On Saturday, Saint John High School beat Hampton High School in a football game played at Hampton. The result left the Greyhounds with the second best record in the province at 5-1, second only to the 6-0 Fredericton High School Black Kats.

Wouldn't it be ironic and a bit unfortunate if those two teams advanced to the provincial football final and played head to head for the Ed Skiffington Trophy? Fredericton High playing Saint John High in Moncton.

Moncton? Yes. folks Moncton. And that's why it would be a bit unfortunate.

The NBIAA decided before the season started to hold the championship game at Moncton's Rocky Stone Field, no matter who was playing.

It would have been even more ironic if Leo Hayes Lions had a team strong enough to make the final and FHS and Leo Hayes had to travel to Moncton to play each other.

The fans would have to travel, the home media would be absent or at least poorly represented.

Rocky Stone is an all-weather field and given the weather in this part of the world, the theory is the weather wouldn't play as big a role. And, of course, knowing the game is there right from the start, that gives the hosts all season to promote the game.

And blah, blah, blah.

If you were at FHS Field for the last two championship games, you would know the weather didn't detract from either game.

In fact, in the case of the 2004 game, it probably added to it. And Rocky Stone Field is no warmer than FHS field or Saint John's Shamrock Park.

It is however, in Moncton. And that's somewhere the championship game hasn't been played since 2002. Well, if you can't win your way to the game on the field, best to capture its venue in the board room, I guess.

This is the same kind of decision that ended the regular season crossover games in high school 12-man football between the Moncton-based east division and the Fredericton-Saint John regional west division before this season.

Did you know that last year in crossover play, the west won 13 of 15 times against the east? They were 9-1 in season play and 4-1 in the playoffs with Moncton teams eliminated before the final.

Well, that was enough of that. The east isn't dealing with any teams out of the west until the semifinal round this season. That gives them a two out of four chance one of them will make it to the final.

If one of them can squeak past FHS, Saint John or Hampton, maybe even OHS, then they will have home field advantage for the final even though chances are FHS will go to the playoffs at 7-0.

And if that plan doesn't work, maybe next year they can change it so that there is no crossover until the final itself. Surely, a Moncton team can get in that way.

OK, that was a cheap shot, I'm sure most of the east players and coaches blush at the perception that they are leery of playing against the west. But perception is often the key to how you are regarded. Perhaps the people who decided to approach the season this way need to stop trying to manage results and let the teams decide things on the field.

  • Let there be absolutely no doubt that I support the high school basketball Final 12 at the Aitken Centre. I firmly believe it should be at the AUC until somebody proves they can do a better job.

    Nobody should be allowed to rip the event from the people who made it what it is just because they want it.
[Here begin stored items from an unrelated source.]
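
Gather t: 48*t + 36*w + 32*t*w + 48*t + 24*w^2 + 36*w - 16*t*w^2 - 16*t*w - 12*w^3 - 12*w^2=t*(-16*w^2 + 16*w + 96) - 12*w^3 + 12*w^2 + 72*w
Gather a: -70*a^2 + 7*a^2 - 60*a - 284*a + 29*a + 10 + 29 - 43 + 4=-63*a^2 - 315*a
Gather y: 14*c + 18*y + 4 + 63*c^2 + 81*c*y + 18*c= 63*c^2 + 32*c + y*(81*c + 18) + 4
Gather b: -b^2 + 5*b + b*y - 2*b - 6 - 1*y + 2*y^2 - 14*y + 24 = -b^2 + b*(y + 3) + 2*y^2 - 15*y + 18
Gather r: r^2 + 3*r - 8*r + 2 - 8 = r^2 - 5*r - 6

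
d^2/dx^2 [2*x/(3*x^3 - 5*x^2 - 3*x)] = 4*(27*x^2 - 45*x + 34)/(27*x^6 - 135*x^5 + 144*x^4 + 145*x^3 - 144*x^2 - 135*x - 27)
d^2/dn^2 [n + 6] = 0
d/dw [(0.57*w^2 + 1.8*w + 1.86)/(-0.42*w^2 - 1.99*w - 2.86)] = (-0.378299999999999*w^2 - 1.698*w - 1.4466)/(0.1764*w^4 + 1.6716*w^3 + 6.3625*w^2 + 11.3828*w + 8.1796)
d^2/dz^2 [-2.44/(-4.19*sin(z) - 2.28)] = (-42.836884*sin(z)^2 + 23.309808*sin(z) + 85.673768)/(4.19*sin(z) + 2.28)^3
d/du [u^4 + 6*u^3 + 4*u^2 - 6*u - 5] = 4*u^3 + 18*u^2 + 8*u - 6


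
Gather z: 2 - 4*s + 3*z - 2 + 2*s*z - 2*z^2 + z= -4*s - 2*z^2 + z*(2*s + 4)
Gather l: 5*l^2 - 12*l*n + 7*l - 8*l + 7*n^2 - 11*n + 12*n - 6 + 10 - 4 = 5*l^2 + l*(-12*n - 1) + 7*n^2 + n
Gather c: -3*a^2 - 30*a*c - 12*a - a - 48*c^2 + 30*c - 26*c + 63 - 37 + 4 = -3*a^2 - 13*a - 48*c^2 + c*(4 - 30*a) + 30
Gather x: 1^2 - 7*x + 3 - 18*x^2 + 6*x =-18*x^2 - x + 4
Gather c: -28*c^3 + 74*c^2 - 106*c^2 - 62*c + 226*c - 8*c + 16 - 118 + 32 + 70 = -28*c^3 - 32*c^2 + 156*c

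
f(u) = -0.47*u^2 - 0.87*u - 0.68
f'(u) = -0.94*u - 0.87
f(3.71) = -10.38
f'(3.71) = -4.36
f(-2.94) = -2.18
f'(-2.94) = 1.89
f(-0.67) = -0.31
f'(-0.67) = -0.24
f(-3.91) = -4.46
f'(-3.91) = 2.81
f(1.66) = -3.42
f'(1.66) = -2.43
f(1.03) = -2.07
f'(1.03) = -1.84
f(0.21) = -0.88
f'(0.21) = -1.07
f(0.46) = -1.18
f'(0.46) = -1.30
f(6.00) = -22.82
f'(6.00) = -6.51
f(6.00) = -22.82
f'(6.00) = -6.51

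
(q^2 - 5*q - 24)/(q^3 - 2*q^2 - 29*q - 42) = (q - 8)/(q^2 - 5*q - 14)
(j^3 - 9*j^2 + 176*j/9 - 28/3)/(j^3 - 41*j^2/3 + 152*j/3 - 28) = (j - 7/3)/(j - 7)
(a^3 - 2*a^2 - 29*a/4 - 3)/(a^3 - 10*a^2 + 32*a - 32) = (a^2 + 2*a + 3/4)/(a^2 - 6*a + 8)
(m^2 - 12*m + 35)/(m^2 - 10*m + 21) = (m - 5)/(m - 3)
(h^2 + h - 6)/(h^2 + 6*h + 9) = (h - 2)/(h + 3)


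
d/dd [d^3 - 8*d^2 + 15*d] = 3*d^2 - 16*d + 15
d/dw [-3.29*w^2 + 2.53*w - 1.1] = 2.53 - 6.58*w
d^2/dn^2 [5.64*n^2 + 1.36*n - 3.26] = 11.2800000000000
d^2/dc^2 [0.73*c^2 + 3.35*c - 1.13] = 1.46000000000000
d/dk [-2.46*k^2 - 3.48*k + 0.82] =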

They should have to make it clear they can do at least as good a job.

    That said, sometimes I wish just a little the tournament had gone to another area of the province when last awarded.

    In that case, those other areas could stop whining 'well, Fredericton gets the basketball championships every year,' when manoeuvring for an advantage in getting something they want in another sport, like football.

  • In last week's column, I mentioned that UNB won't grab the average fan in the fall until they return football to campus. I worded it to say that soccer games won't get it done. I shouldn't have mentioned soccer, or any other sport.

    It's not about football versus soccer or any sport.

    My point was if UNB announced a football team tomorrow, it would be all over the media. It would be the talk of many offices, maybe even the talk of student residences.

    Football receives huge coverage from the media, especially television, and with it the high profile among the fans that spend the money.

    It would be a massive marketing tool for UNB. No other sport except maybe ice hockey can match it.

    That doesn't make it a better sport than soccer, or a worst one. It is just the way it is at this time, at this place. Football has a built-in psychological advantage over anything else in the fall with fans and media alike.

    Books could be written about the reasons why. But it's the way it is.